If you've been using Claude's desktop app, you might've noticed a .claude/ folder appearing in your projects. This breakdown explains what's actually in there — context files, project settings, and how Claude uses them to maintain state across sessions. Useful if you're trying to understand how to work with Claude's memory instead of against it. Discussion on HN.
Hacker News

Vibe coding SwiftUI apps is a lot of fun

Simon Willison got a new M5 MacBook Pro and decided to build custom Activity Monitor replacements using local LLMs and SwiftUI. The whole post is a nice case study in "vibe coding" — using AI to rapidly prototype GUI apps in unfamiliar frameworks. If you've been curious about building native Mac apps but never learned Swift, this is a convincing demo that the barrier is now much lower.
Simon Willison

We rewrote JSONata with AI in a day, saved $500K/year

A team used AI to port JSONata (a JSON query language similar to jq) from JavaScript to Go in about a day, apparently saving half a million in annual costs. The framing is a bit hyperbolic, but it's another data point in the "vibe porting" trend — using LLMs to translate entire codebases between languages. The time savings here are wild if the numbers hold up.
Simon Willison

📦 Releases & Updates

Open-source Animal Crossing–style UI for Claude code agents

Someone built a delightful Animal Crossing–inspired interface for working with Claude's coding agents. It's open source and actually looks fun to use — a reminder that developer tools don't have to be all terminal windows and JSON logs. Worth checking out if you're building anything with AI agents and want inspiration for better UX. HN thread.
Hacker News

💬 Industry & Takes

AI bug reports went from junk to legit overnight, says Linux kernel czar

Greg Kroah-Hartman, a Linux kernel maintainer, says AI-generated bug reports suddenly got useful — they went from noise to actually actionable. This is noteworthy because kernel maintainers have famously low tolerance for BS, so if they're saying AI tools crossed a quality threshold, that's a real signal.

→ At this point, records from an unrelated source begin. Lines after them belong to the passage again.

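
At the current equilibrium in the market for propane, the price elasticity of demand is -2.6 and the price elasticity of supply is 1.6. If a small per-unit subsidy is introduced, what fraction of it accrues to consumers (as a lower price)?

For a small subsidy around the equilibrium, the benefit split depends on the relative slopes, which at a point are proportional to the elasticities.
Buyer share = εs/(εs + |εd|) = 1.6/(1.6 + 2.6) = 8/21; seller share = |εd|/(εs + |εd|) = 13/21.

Consumer share = 8/21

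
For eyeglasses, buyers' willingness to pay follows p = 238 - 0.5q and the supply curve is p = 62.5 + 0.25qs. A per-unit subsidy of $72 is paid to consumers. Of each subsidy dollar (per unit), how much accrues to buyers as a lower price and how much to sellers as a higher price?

Buyers gain $48 per unit; sellers gain $24 per unit

Pre-subsidy: 238 - 0.5q = 62.5 + 0.25q gives q* = 234 and p* = 121.
With the rebate, buyers effectively pay pb = ps − 72, where ps is the price sellers receive.
On the curves, pb = 238 - 0.5q and ps = 62.5 + 0.25q; the wedge ps − pb = 72 gives 62.5 + 0.25q − (238 - 0.5q) = 72, so q' = 330.
Then pb = 238 − 0.5·330 = 73 and ps = 62.5 + 0.25·330 = 145.
Buyers' price falls by p* − pb = 121 − 73 = 48; sellers' price rises by ps − p* = 145 − 121 = 24.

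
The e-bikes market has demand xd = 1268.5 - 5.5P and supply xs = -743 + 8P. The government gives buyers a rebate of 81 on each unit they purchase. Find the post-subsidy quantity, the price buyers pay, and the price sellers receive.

Pre-subsidy: 1268.5 - 5.5P = -743 + 8P gives P* = 149, x* = 449.
With the rebate, buyers effectively pay Pb = Ps − 81, where Ps is the price sellers receive.
Demand in terms of Ps becomes xd = 1268.5 − 5.5(Ps − 81) = 1714 - 5.5Ps. Setting this equal to supply: 1714 - 5.5Ps = -743 + 8Ps, so Ps = 182.
Buyers pay Pb = 182 − 81 = 101; x' = -743 + 8·182 = 713.

x' = 713; buyers pay 101; sellers receive 182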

The article doesn't say which tools made the leap, but it's a useful marker for where we are.
Hacker News

Claude loses its >99% uptime in Q1 2026

Anthropic's Claude slipped below 99% uptime this quarter for the first time. It's a small data point, but worth noting if you're building anything mission-critical on top of it. Reliability is table stakes as these tools move from "cool demos" to "things people depend on." HN discussion.
Hacker News

STADLER reshapes knowledge work at a 230-year-old company

STADLER, a manufacturing company founded in 1796, rolled out ChatGPT to 650 employees and is seeing measurable productivity gains. It's a case study, so take it with a grain of salt, but interesting to see a very old-school industrial company betting this hard on AI for knowledge work. The details on how they're actually using it are worth skimming.